Parity Effects Induced by the Resonant Electronic States Coupling in Polyacetylene-Based Devices

Abstract

The electronic transport properties of the carbon atomic chain in combination with a stand-up attached polyacetylene (C\(_n\)H\(_n\) + 1) molecule sandwiched between two zigzag graphene nanoribbon electrodes, were investigated based on the density-function theory and the nonequilibrium Green's functions approach. Our calculation shows that the transport behavior is sensitive to the number of carbon atoms on the C\(_n\)H\(_n\) + 1 chains.
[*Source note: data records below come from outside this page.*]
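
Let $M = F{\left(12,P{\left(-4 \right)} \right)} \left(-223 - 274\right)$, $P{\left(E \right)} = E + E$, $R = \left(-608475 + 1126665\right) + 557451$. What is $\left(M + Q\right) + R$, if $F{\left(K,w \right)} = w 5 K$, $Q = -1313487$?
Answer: $714$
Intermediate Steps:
$R = 1075641$ ($R = 518190 + 557451 = 1075641$)
$P{\left(E \right)} = 2 E$
$F{\left(K,w \right)} = 5 K w$ ($F{\left(K,w \right)} = 5 w K = 5 K w$)
$M = 238560$ ($M = 5 \cdot 12 \cdot 2 \left(-4\right) \left(-223 - 274\right) = 5 \cdot 12 \left(-8\right) \left(-497\right) = \left(-480\right) \left(-497\right) = 238560$)
$\left(M + Q\right) + R = \left(238560 - 1313487\right) + 1075641 = -1074927 + 1075641 = 714$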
Specifically, we demonstrate that the transport properties of even-n C\(_n\)H\(_n\) + 1 devices behave much stronger than the odd ones; in addition, the odd-n C\(_n\)H\(_n\) + 1 devices provide well-matched resonance transport channels between the transverse carbon chain and stand-up attached C\(_n\)H\(_n\) + 1 chains, which induces the isolated transmission peak at the Fermi level. So an abnormal even–odd oscillation in conductance in terms of the number of carbon atoms on C\(_n\)H\(_n\) + 1 chains can be found. On the other hand, the striking negative differential resistance behaviors appear in the proposed devices. The mechanisms are analyzed and revealed by the local density of states around the Fermi level at zero bias, with the evolution of the molecular projected self-consistent Hamiltonian associated with the transmission spectrum under different applied bias.